The US FDA's MicroArray Quality Control (MAQC) consortium's latest study (HTML or PDF) suggests that human error in handling DNA microarray data analysis software could delay the technology's wider adoption in the clinical research.
Do you agree with this analysis?
How common are procedural failures in microarray based research relative to non-bioinfomatic based research?
More importantly, how researchers control human error, report errors, and define the risks of errors?
The take-home messages of the paper are sound, and follow what I would have expected:
Some problems are easy (Guess the sex!), while others are hard.
Experienced teams do better than novice teams
Most standard algorithms are equally good at finding clear signals.
It's very easy to screw up the initial bookkeeping and hose your whole project
Cross-validate and don't pick arbitrary "training" and "test" sets.
Almost no one actually does reproducible research. The only way to publish a reproducible result is to hand someone your raw data and a turn-key script that reproduces your classifier.
I think protocol errors (off-by-one, etc) are common in bioinformatic analysis, but my own opinion is that this is true of any high-throughput method in inexperienced hands (Mass Spec, FACS, etc). There are numerous ways to reduce these protocol errors, and the reference list for that paper has many good suggestions. Anyone can make a mistake, but the more analysis you do, and the more systematic you are about it, the better you get. I think the key is being relentlessly systematic and working so that you can always reproduce the whole analysis. Develop recipes for analytical problems so that the mundane business is routine. Do your work so that you can turn a key and re-do your whole analysis from raw data on command. Assume your dataset has batch effects. Assume that Keith Baggerly will be the next person to look at your methods section.
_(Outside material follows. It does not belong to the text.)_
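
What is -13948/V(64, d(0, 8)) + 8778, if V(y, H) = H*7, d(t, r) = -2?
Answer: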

My own methods (worked out over years of struggling with this issue) are to perform my analytical work in a way that leaves as completely reproducible an artifact as I can generate for me or another observer. In practice, this means that code used to normalize datasets is stored in a standard location next to those data, and all code required to generate publishable results can be extracted from an online lab notebook. I can pull out the R code from my notebook, run it unchanged, and generate Figure 1, Figure 2, etc. I still make mistakes, but they can be traced.
@David Quigley: I agree that "this is true of any high-throughput method in inexperienced hands" -- which is the problem, based on my own anecdotal observations, a significant number of scientist do not have a background in high-throughput systems, and have grown into the role. Further, based on what I'm seeing so far, it's not the norm to have turn-key systems end-to-end, or controls in place to confirm the effects of any changes made to the system. Are your systems turn-key end-to-end, and do you have controls that test the effects of any changes made to the output of the system?
Which analyses 5 case studies and finds a large number of errors, most of which relate to "simple" tasks such as labeling samples correctly.
As to your questions:
The MAQC study looks like a very good analysis (and much what you'd expect)
Procedural failures are quite common in all research, both computational and lab-based
The best error control is to have multiple eyes examine your work; unfortunately, many researchers work in near-isolation
Not sure I'd agree that this will delay clinical adoption of microarray technology. There are already many diagnostic labs that use microarrays and you'd imagine that to be certified, they require stringent QC practices. My (personal, subjective) feeling is that microarrays are on the way out anyway and will be largely replaced by deep sequencing methods in the next 5-10 years.
I'm looking forward to a sequencing-based world. However, deep sequencing methods will still be susceptible to all of the fundamentally hard parts of gene expression analysis. There's a reasonable argument to be made that while more informative, sequencing will also provide many new opportunities for error and unintentional bias.
Hmm. So much time removing batch effects from experiments. So many times trying to work out which samples have been mislabelled by the company that ran the arrays..
I don't think it's going to delay adoption much though. I understand that the clinical environment is somewhat different to the research environment, but weight of evidence wins out in the end. I endorse Neil's answer wholeheartedly with regards to the 'end of days' for arrays.
My own methods (worked out over years of struggling with this issue) are to perform my analytical work in a way that leaves as completely reproducible an artifact as I can generate for me or another observer. In practice, this means that code used to normalize datasets is stored in a standard location next to those data, and all code required to generate publishable results can be extracted from an online lab notebook. I can pull out the R code from my notebook, run it unchanged, and generate Figure 1, Figure 2, etc. I still make mistakes, but they can be traced.
@David Quigley: I agree that "this is true of any high-throughput method in inexperienced hands" -- which is the problem, based on my own anecdotal observations, a significant number of scientist do not have a background in high-throughput systems, and have grown into the role. Further, based on what I'm seeing so far, it's not the norm to have turn-key systems end-to-end, or controls in place to confirm the effects of any changes made to the system. Are your systems turn-key end-to-end, and do you have controls that test the effects of any changes made to the output of the system?